All of the show’s real brilliance lies in its scripting. Unlike many other shows with large casts, “Donovan” manages to keep everything on an even keel while still keeping the stakes high. The overall quality of the story isn’t diminished if viewers are forced to spend an episode primarily on Ray’s father or brothers. Fans of “Animal Kingdom” won’t want to miss this.
Kingdom, a show about a family running a mixed martial arts gym in Southern California, rounds out the list. MMA rising star Nate (Nick Jonas) is trained by his father Alvey Kulina, the gym owner and family patriarch, who is played by action star and Captain America punching bag Frank Grillo. There are complications when Jay (Jonathan Tucker), another son, becomes jealous and begins working in the family business with conflicting motives.

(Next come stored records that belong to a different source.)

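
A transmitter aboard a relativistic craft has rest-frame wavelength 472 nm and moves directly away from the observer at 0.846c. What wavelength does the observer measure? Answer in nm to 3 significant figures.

λ_obs ≈ 1630 nm

Relativistic Doppler: λ_obs = λ_src √((1+β)/(1−β))
= 472 × √(1.8460/0.15400) = 472 × 3.4622 = 1630 nm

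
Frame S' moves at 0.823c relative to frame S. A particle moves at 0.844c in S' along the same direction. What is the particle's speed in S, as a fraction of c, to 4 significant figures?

Relativistic velocity addition: u = (u' + v)/(1 + u'v/c²)
= (0.844 + 0.823)/(1 + 0.844×0.823) = 1.667/1.69461 = 0.9837

u ≈ 0.9837c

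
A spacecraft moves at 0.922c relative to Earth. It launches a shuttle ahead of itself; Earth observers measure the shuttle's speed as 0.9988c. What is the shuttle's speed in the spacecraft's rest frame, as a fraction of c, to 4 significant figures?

Inverse velocity addition: u' = (u − v)/(1 − uv/c²)
= (0.9988 − 0.922)/(1 − 0.9988×0.922) = 0.07680/0.0791064 = 0.9708

u' ≈ 0.9708c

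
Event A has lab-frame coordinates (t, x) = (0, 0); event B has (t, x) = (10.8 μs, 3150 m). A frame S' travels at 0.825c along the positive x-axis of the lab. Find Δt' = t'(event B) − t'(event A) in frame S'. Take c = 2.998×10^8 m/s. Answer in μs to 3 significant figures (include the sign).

γ = 1/√(1 − 0.825²) = 1.7695
Δt' = γ(Δt − vΔx/c²) = 1.7695 × (10.8 μs − 0.825×3150 m / (2.998×10^8 m/s))
= 1.7695 × (2.1317 μs) = 3.77 μs

Δt' ≈ 3.77 μs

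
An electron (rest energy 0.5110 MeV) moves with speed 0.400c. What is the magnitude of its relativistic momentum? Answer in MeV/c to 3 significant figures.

p ≈ 0.223 MeV/c

γ = 1/√(1 − 0.400²) = 1.0911
p = γβm₀c = 1.0911 × 0.400 × 0.5110 MeV/c = 0.223 MeV/c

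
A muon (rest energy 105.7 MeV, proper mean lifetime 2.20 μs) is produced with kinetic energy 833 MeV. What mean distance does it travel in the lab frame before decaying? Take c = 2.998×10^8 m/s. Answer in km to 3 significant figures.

d ≈ 5.82 km

γ = 1 + K/(m₀c²) = 1 + 833/105.7 = 8.8808
β = √(1 − 1/γ²) = 0.99364
Dilated lifetime: γτ₀ = 8.8808 × 2.20 μs = 19.538 μs
d = βc·γτ₀ = 0.99364 × (2.998×10^8 m/s) × 1.9538×10^-5 s = 5.82 km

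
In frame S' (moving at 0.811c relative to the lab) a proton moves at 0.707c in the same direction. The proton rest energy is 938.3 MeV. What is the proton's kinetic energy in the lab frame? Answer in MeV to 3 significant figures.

K ≈ 2630 MeV

u_lab = (0.707 + 0.811)/(1 + 0.707×0.811) = 0.964804
γ = 1/√(1 − 0.964804²) = 3.8027
K = (γ − 1)m₀c² = (3.8027 − 1) × 938.3 = 2.8027 × 938.3 = 2630 MeV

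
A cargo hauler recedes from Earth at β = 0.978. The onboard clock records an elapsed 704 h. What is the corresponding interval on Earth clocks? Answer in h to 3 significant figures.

Δt ≈ 3370 h

γ = 1/√(1 − 0.978²) = 4.7938
Time dilation: Δt = γτ₀ = 4.7938 × 704 h = 3370 h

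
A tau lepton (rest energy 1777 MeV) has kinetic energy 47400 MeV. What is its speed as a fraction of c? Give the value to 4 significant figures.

β ≈ 0.9993

γ = 1 + K/(m₀c²) = 1 + 47400/1777 = 27.6742
β = √(1 − 1/γ²) = 0.9993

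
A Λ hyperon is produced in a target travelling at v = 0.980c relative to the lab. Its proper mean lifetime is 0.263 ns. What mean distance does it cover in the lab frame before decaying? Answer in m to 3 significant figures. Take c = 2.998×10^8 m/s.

d ≈ 0.388 m

γ = 1/√(1 − 0.980²) = 5.0252
Dilated lifetime: Δt = γτ₀ = 5.0252 × 0.263 ns = 1.3216 ns
d = vΔt = 0.980c × 1.3216 ns = 2.9380×10^8 m/s × 1.3216×10^-9 s = 0.388 m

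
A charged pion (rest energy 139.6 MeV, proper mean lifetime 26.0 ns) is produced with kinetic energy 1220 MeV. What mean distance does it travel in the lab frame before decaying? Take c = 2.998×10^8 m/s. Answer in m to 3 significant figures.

γ = 1 + K/(m₀c²) = 1 + 1220/139.6 = 9.7393
β = √(1 − 1/γ²) = 0.99471
Dilated lifetime: γτ₀ = 9.7393 × 26.0 ns = 253.22 ns
d = βc·γτ₀ = 0.99471 × (2.998×10^8 m/s) × 2.5322×10^-7 s = 75.5 m

d ≈ 75.5 m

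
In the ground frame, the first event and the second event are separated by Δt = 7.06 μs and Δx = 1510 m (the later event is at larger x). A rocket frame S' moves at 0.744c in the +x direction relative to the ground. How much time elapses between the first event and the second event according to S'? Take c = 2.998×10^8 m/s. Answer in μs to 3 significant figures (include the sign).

γ = 1/√(1 − 0.744²) = 1.4966
Δt' = γ(Δt − vΔx/c²) = 1.4966 × (7.06 μs − 0.744×1510 m / (2.998×10^8 m/s))
= 1.4966 × (3.3127 μs) = 4.96 μs

Δt' ≈ 4.96 μs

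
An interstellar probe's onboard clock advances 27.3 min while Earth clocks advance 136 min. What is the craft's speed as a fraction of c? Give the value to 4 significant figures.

β ≈ 0.9796

γ = Δt/τ₀ = 136/27.3 = 4.98168
β = √(1 − 1/γ²) = √(1 − 1/4.98168²) = 0.9796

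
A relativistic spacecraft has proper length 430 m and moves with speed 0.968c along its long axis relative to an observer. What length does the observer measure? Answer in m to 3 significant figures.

L ≈ 108 m

γ = 1/√(1 − 0.968²) = 3.9849
Length contraction: L = L₀/γ = 430/3.9849 = 108 m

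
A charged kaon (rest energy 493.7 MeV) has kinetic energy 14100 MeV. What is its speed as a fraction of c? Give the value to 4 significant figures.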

The show moves at a fast pace and yet it gets very little attention. A lot of the themes explored in “Kingdom” aren’t found in other kinds of media, like drama or comedy. A family drama unlike any other, “Kingdom” revolves around his battle to come out and his involvement in mixed martial arts (MMA). A few minor crimes, the director’s recommendation, and some truly visceral fight scenes (it is about modern gladiators, after all) add up to a show genre fans should put at the top of their priority lists for viewing.